- Harigarh Location in Haryana, India Harigarh Harigarh (India)
- Coordinates: 29°19′3.3708″N 76°36′32.1516″E﻿ / ﻿29.317603000°N 76.608931000°E
- Country: India
- State: Haryana
- District: Jind district

Government
- • Type: Local government
- • Body: Panchayat

Area
- • Total: 5.16 km^{2} (1.99 sq mi)
- Elevation: 221 m (725 ft)

Population (2011)
- • Total: 2,344
- • Density: 454/km^{2} (1,180/sq mi)

Languages
- • Official: Hindi
- Time zone: UTC+5:30 (IST)
- PIN: 126112
- Literacy: 74.77% (total); 84.03% (male); 64.11% (female);
- Sex ratio: 857 ♂/♀

= Harigarh =

Harigarh is a village in Safidon tehsil of Jind district in the Indian state of Haryana.

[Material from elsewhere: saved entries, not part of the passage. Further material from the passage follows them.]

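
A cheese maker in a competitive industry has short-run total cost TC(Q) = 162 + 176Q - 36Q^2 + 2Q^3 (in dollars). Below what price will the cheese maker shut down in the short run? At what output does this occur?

$14 per unit, at Q = 9

The shutdown price is the minimum of AVC. VC = 176Q - 36Q^2 + 2Q^3, so AVC = 176 - 36Q + 2Q^2.
At the minimum of AVC, MC = AVC. MC = 176 - 72Q + 6Q^2; setting MC = AVC gives 4Q^2 - 36Q = 0, so Q = 9. min AVC = 14.
For P < $14 the firm produces nothing.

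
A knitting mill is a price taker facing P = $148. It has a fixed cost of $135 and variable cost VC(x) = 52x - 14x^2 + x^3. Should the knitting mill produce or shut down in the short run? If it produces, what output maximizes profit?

Produce at x = 12

Variable cost is VC = 52x - 14x^2 + x^3, so AVC = VC/x = 52 - 14x + x^2 and MC = dTC/dx = 52 - 28x + 3x^2.
AVC hits its minimum where MC = AVC, at x = 7, giving min AVC = 52 - 14·7 + 7^2 = $3.
P = $148 exceeds min AVC = $3, so the firm stays open.
P = MC gives -96 - 28x + 3x^2 = 0, with roots -8/3 and 12. Take the larger (rising MC): x* = 12.
Check: AVC at x = 12 is $28 ≤ P, so revenue covers variable cost.
Profit = P·x − TC = 148·12 − 471 = $1305.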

It forms a part of Hisar division. It is located 33 km east of its district headquarters at Jind, 12 km from Safidon and 184 km from the state capital at Chandigarh.

The village is on the border of the Jind and Panipat districts. Safidon, Gohana, Assandh, and Jind are the nearby cities.

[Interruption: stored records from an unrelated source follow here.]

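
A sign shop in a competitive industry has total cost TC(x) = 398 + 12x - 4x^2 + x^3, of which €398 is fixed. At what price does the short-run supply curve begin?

€8 per unit

The firm shuts down when price falls below the minimum of average variable cost. AVC = VC/x = 12 - 4x + x^2.
At the minimum of AVC, MC = AVC. MC = 12 - 8x + 3x^2; setting MC = AVC gives 2x^2 - 4x = 0, so x = 2. min AVC = 8.
The firm shuts down for any P below €8.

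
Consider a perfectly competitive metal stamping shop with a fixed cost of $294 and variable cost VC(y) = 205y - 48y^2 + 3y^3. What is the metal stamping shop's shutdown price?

$13 per unit

The firm shuts down when price falls below the minimum of average variable cost. AVC = VC/y = 205 - 48y + 3y^2.
dAVC/dy = -48 + 6y = 0 gives y = 8. min AVC = 205 - 48·8 + 3·8^2 = 13.
So the shutdown price is $13.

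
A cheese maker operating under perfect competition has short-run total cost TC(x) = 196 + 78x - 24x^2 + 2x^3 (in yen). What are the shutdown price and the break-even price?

Shutdown price = min AVC. AVC = 78 - 24x + 2x^2, with vertex at x = 6 and minimum ¥6.
ATC = 196/x + 78 - 24x + 2x^2. Setting dATC/dx = −196/x^2 − 24 + 4x = 0 gives x = 7 (since 4·7^3 − 24·7^2 = 196).
min ATC = 196/7 + 78 − 24·7 + 2·7^2 = ¥36. That is the break-even price.
For ¥6 ≤ P < ¥36 the firm produces at a loss; below ¥6 it shuts down.

Shutdown price = ¥6; break-even price = ¥36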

Nearby villages are: Ram Nagar (2 km), Bagru Kalan (2 km), Bagru Khurd (2 km), Anchra Khurd (2 km), Hadwa (5 km) are the nearby villages to Harigarh. Harigarh is surrounded by Pillu khera Tehsil towards west, Mundlana Tehsil towards east, Gohana Tehsil towards south.

==Education==
No colleges

===Schools===
- National Sr. Secondary School, Bagru Kalan
- Saraswati Sr. Secondary School, Bagru Kalan
- Vedic Kanya Gurukul Sr. Secondary School
- B.R.S.K. Public School
- MD Sr. Secondary School, Baghru Khurd

==Transportation==
Sila Kheri Halt Rail Way Station, Budhakhera Railway Station are the closest railway stations to Harigarh. Panipat Junction is the nearest major railway station, 39 km distant.